Olivia Williams and Olivia Colman in 'Mosquitoes' by Lucy Kirkwood at the National Theatre: Brinkhoff Mogenburg
Olivia Williams and Olivia Colman in 'Mosquitoes' by Lucy Kirkwood at the National Theatre: Brinkhoff Mogenburg

Olivia Colman and Olivia Williams work wonders together playing the sisters at the centre of Lucy Kirkwood's characteristically bold and wide-ranging new play. The author of Chimerica here gives us a tale of sibling rivalry set against the backdrop of cutting-edge particle physics. The piece is set in 2008 and scientist Alice (Williams) is gearing up for the launch of the Large Hadron Collider which, for her, will be the culmination of 11 years' work. The gifted daughter of two renowned scientists, Alice despairs of her sloppy, unintellectual sister Jenny (played by Colman) who prefers reading horoscopes and getting dodgy answers to her questions off Google. At the start of the play, Jenny is in the late stages of long-desired pregnancy and bickering with Alice about her refusal to have an Ultrasound because of some scaremongering article. Soon after that we learn that the baby died because the MMR jab was declined.

When the tragedy sends Jenny for a supposedly recuperative trip from Luton to Geneva, it's not just particles that collide and threaten chaos. Colman gives a heart-rending and very funny performance as a bereaved woman struggling not to be patronised by her clever-clogs clan who assume that she won't get the point or pick up on the joke. There's always been the prejudice that “I'm Forrest Gump and you're the Wizard of Fxxxing Oz” she tells Alice at the start. In an agonising scene, she tries to seduce Alice's horrified entomologist boyfriend because she's desperate to present her sister with something she won't understand and is breezily dismissive of the Collider and its scientists: “Their ideas don't work so they invented some particle to solve it. Sorry we can all do that. My marriage isn't working because we don't have a cappuccino maker. I mean f*** off right!”
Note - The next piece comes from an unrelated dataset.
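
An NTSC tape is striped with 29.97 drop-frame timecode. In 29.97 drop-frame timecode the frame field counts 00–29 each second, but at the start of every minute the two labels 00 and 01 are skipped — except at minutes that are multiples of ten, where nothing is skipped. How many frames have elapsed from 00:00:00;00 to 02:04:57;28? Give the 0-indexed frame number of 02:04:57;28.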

Rufus Norris's production has to convey a great wealth of material as it shifts between the domestic scenes and the illustrated lectures on the physics delivered by a playfully sneering white-coated boffin (Paul Hilton) who it emerges must be the husband who walked out on Alice and her son years before. But there's wonderful freshness and fluidity to the proceedings, played out on Katrina Lindsay's striking circular set, as we are swept up – courtesy of the marvellous swirling video designs of Finn Ross and Ian William Galloway – into various endgame scenarios for the cosmos. The most stunning imagines that scientists in the future will be able to watch 14 billion years of evolution unfold in 53 seconds and mankind step into a reconceived world.
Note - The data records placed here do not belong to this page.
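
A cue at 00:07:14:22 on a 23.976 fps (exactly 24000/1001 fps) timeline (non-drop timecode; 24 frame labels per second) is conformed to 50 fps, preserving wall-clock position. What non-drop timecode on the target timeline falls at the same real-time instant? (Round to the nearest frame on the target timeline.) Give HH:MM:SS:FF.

Source frame index: (0×3600 + 7×60 + 14) × 24 + 22 = 10438.
Real time: 10438 / (24000/1001) = 5224219/12000 s.
Target frame: (5224219/12000) × (50) = 5224219/240 ≈ 21767.579 → 21768.
At 50 labels/s: frame 21768 → 00:07:15:18.

00:07:15:18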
Williams is superlative, suggesting a woman under huge strain as she struggles to keep the family together. Joseph Quinn is spot-on as her tortured, faintly autistic son. Luke, with his problems fitting in to foreign school and his ordeals through social media. Opining that love is somewhere down the list of prime forces in the universe (behind gravity and superglue), Amanda Boxer is terrifically good as the fierce, unsentimental old mother who resents that her husband received the Nobel Prize she deserved and who now seems to be slipping into dementia. Alice and Jenny become close when there is an emergency with Luke and when Jenny secretly takes the rap for her nephew, she's devastated to be pushed away. The actresses make you feel how vulnerable the sisters are to each other and how raw and unbalanced their rapport. To invoke the wrong science, their chemistry is amazing.